Am Dienstag, 16. November 2021, haben die Mitglieder der Vereinten Dienstleistungsgewerkschaft (ver.di) der Fachklinik Bad Bentheim im großen Saal des Burg-Gymnasiums ihre Tarifkommission gewählt. Das Gremium hat ihrem Geschäftsführer Marco Titze zwei Terminangebote zur Sondierung im Rahmen der kommenden Tarifverhandlungen zukommen lassen. Überbringer der schriftlichen Aufforderung sind elf Mitglieder von Stadtrat und Kreistag aus den Fraktionen der SPD, der Grünen, der Initiative Pro Grafschaft und der Linken, darunter Landrat Fietzek und Bürgermeister Pannen. Nach eindrücklichen Redebeiträgen von Beschäftigten, Patient:innen und Bürger:innen der über 130 Personen umfassenden Diskussionsveranstaltung und in einem dort gezeigten Video, zeigten sich die Lokalpolitiker:innen tief bewegt und entschlossen, die Tarifbewegung zu unterstützen.
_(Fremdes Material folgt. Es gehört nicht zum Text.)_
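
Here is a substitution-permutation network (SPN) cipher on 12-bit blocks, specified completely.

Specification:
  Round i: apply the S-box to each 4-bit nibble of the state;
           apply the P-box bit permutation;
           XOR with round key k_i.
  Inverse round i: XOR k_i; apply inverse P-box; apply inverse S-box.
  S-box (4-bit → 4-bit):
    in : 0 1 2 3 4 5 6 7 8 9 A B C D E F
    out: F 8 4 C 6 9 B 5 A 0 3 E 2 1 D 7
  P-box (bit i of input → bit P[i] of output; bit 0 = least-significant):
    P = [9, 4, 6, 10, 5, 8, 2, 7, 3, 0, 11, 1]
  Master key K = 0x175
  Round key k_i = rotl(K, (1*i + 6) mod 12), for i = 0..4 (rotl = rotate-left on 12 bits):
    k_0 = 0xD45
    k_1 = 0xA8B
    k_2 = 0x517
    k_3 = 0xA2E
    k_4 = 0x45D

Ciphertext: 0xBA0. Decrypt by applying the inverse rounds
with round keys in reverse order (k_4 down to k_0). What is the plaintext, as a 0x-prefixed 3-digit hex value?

0x157

s_0 = ciphertext = 0xBA0
s_1 = InvRound(s_0, k_4) = 0xF00
s_2 = InvRound(s_1, k_3) = 0x5F1
s_3 = InvRound(s_2, k_2) = 0x1E2
s_4 = InvRound(s_3, k_1) = 0xFA7
s_5 = InvRound(s_4, k_0) = 0x157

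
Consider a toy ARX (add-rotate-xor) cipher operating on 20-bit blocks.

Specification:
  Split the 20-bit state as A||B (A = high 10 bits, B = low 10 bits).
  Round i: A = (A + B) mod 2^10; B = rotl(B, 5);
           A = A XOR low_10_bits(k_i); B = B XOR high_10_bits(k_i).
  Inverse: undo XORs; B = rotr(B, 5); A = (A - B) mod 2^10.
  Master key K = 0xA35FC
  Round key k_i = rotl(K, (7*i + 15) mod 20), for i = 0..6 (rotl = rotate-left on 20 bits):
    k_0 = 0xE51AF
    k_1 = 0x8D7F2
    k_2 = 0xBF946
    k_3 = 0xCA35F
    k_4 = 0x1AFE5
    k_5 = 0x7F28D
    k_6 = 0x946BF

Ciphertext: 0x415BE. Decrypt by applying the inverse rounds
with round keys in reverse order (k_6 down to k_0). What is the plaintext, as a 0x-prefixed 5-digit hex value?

s_0 = ciphertext = 0x415BE
s_1 = InvRound(s_0, k_6) = 0x6EDFF
s_2 = InvRound(s_1, k_5) = 0xB5860
s_3 = InvRound(s_2, k_4) = 0xF4D60
s_4 = InvRound(s_3, k_3) = 0xDE912
s_5 = InvRound(s_4, k_2) = 0x2759F
s_6 = InvRound(s_5, k_1) = 0x8495D
s_7 = InvRound(s_6, k_0) = 0xA1D36

0xA1D36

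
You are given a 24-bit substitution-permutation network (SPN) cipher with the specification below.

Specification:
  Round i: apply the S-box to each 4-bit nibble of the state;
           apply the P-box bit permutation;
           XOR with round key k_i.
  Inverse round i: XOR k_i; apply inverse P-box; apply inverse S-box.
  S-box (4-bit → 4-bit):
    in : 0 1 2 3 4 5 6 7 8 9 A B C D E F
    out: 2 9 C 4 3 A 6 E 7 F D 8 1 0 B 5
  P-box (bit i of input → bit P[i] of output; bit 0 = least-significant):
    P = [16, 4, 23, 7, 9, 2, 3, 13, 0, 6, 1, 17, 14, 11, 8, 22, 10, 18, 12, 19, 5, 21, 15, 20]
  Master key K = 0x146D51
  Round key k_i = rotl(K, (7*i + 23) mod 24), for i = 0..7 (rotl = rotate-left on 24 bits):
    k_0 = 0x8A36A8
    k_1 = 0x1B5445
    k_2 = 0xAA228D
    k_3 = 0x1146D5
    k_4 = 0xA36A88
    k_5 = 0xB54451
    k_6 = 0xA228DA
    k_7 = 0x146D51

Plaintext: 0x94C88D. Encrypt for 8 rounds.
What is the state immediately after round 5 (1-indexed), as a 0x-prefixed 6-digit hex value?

0xDFC2EA

s_0 = plaintext = 0x94C88D
s_1 = Round(s_0, k_0) = 0xBEF0C7
s_2 = Round(s_1, k_1) = 0x871395
s_3 = Round(s_2, k_2) = 0xC6D033
s_4 = Round(s_3, k_3) = 0x9556BD
s_5 = Round(s_4, k_4) = 0xDFC2EA
s_6 = Round(s_5, k_5) = 0x3632D7
s_7 = Round(s_6, k_6) = 0x24B948
s_8 = Round(s_7, k_7) = 0xC3EB06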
„Die Abwanderung der Klinikbeschäftigten wegen der katastrophalen Arbeitsbedingungen muss endlich gestoppt werden“, merkt Anke Wanscheer, Mitglied der ver.di Tarifkommission, an. Bei einer Abgehängtheit der Gehälter von im Schnitt um die 25 % zum Tarifvertrag des öffentlichen Dienstes (TVöD) und zirka 20 % von anderen tarifierten Reha-Kliniken in Niedersachsen sei die Flucht der Kolleg:innen kein Wunder, so die Pflegefachkraft der Orthopädie. Anja Brüning, auch Mitglied der ver.di-Tarifkommission, ergänzt, dass der Ärger über die unterschiedlichen Arbeitsbedingungen wie Wochenarbeitszeit, (Jahres-)Sonderzahlung, Gratifikationen und Zuschlägen noch dazu käme: „Wir haben alle eine hohe Identifikation mit der Klinik und eine große Verbundenheit mit den Patient:innen und Kolleg:innen. Umso trauriger ist, dass die Zumutungen solcher Zwei-Klassengesellschaft im Betrieb und der Verlust von finanzieller Planbarkeit und Sicherheit uns aus der Klinik treibt“, so die Ergotherapeutin. „Sehr bewegt war ich von den vielen Grußworten der Patient:innen und Bürger:innen, die uns viel Erfolg für unsere Tarifbewegung gewünscht haben“, führt Nannette van der Leeuw, ebenfalls Mitglied der ver.di-Tarifkommission, aus. In drei Tagen hätten sie nach einem Aufruf zahlreiche Video- und Fotobeiträge erreicht, die deutlich gemacht haben, wie wichtig die Arbeit der Beschäftigten für Patient:innen und die Region sei und dass diese endlich angemessen vergütet werden müsse. „Deutlich wird, dass man so nicht mit dem Tafelsilber der Region umgehen darf“, so die Beschäftigte des Salbenzimmers. Auch die anwesende Lokalpolitik war von den Beiträgen sehr beeindruckt und signalisierte Unterstützung.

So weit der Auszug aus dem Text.